Even in its structure, "In Justice" is familiar. After the view from the jury box and a plea from a desperate defendant or his family, the rest of the hour follows Swain and his team, led by Charles Conti (Jason O'Mara), his chief investigator - an ex-cop who once put away the wrong guy before quitting the force and turning toward righteousness - as they pound the pavement, engage in elaborate expository disquisitions and eventually solve the case.

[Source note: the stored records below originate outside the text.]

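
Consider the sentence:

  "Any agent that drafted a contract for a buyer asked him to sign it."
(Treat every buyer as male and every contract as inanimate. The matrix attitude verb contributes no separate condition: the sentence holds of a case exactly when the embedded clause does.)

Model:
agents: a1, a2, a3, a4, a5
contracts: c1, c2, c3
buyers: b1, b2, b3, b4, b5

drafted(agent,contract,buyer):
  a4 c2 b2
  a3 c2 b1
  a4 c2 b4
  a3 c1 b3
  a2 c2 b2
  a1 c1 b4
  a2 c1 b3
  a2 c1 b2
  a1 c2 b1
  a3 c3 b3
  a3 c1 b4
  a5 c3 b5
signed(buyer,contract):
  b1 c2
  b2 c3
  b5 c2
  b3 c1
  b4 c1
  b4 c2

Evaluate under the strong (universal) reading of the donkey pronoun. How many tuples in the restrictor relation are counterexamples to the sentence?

"him" takes "a buyer" as antecedent and "it" takes "a contract"; both are donkey pronouns co-varying with the restrictor.
Strong reading: for every (a,c,b) with drafted(a,c,b), signed(b,c).
Restrictor triples: (a1,c1,b4)→signed(b4,c1) ✓  (a1,c2,b1)→signed(b1,c2) ✓  (a2,c1,b2)→signed(b2,c1) ✗  (a2,c1,b3)→signed(b3,c1) ✓  (a2,c2,b2)→signed(b2,c2) ✗  (a3,c1,b3)→signed(b3,c1) ✓  (a3,c1,b4)→signed(b4,c1) ✓  (a3,c2,b1)→signed(b1,c2) ✓  (a3,c3,b3)→signed(b3,c3) ✗  (a4,c2,b2)→signed(b2,c2) ✗  (a4,c2,b4)→signed(b4,c2) ✓  (a5,c3,b5)→signed(b5,c3) ✗
Counterexamples (restrictor triples failing the scope): 5.

5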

In the end, it takes only a few minutes for the prosecutors to see the light, for the real perpetrator to confess and for the wrongly convicted to walk dramatically out of prison.


At the end of the first episode, a teary-eyed brother embraces his newly freed sister. "Thank you," he murmurs to Swain, "thank you for giving me back my family." Moments later, as Swain turns maudlin, Conti fixes him with a perplexed look.


"You know," Conti says, "I can never tell if you are a cynical man pretending to be sentimental or the other way around."


Swain, cocking his head in the canny fashion of a supermodel on a photo shoot, glances back at his trusty sidekick. "Does it matter?" he asks archly.


It won't be long before there is a show for which the answer to that question is "yes."


David Feige is a public defender in the Bronx and a writer. "Indefensible," his book about the criminal justice system, will be published in June by Little, Brown & Company.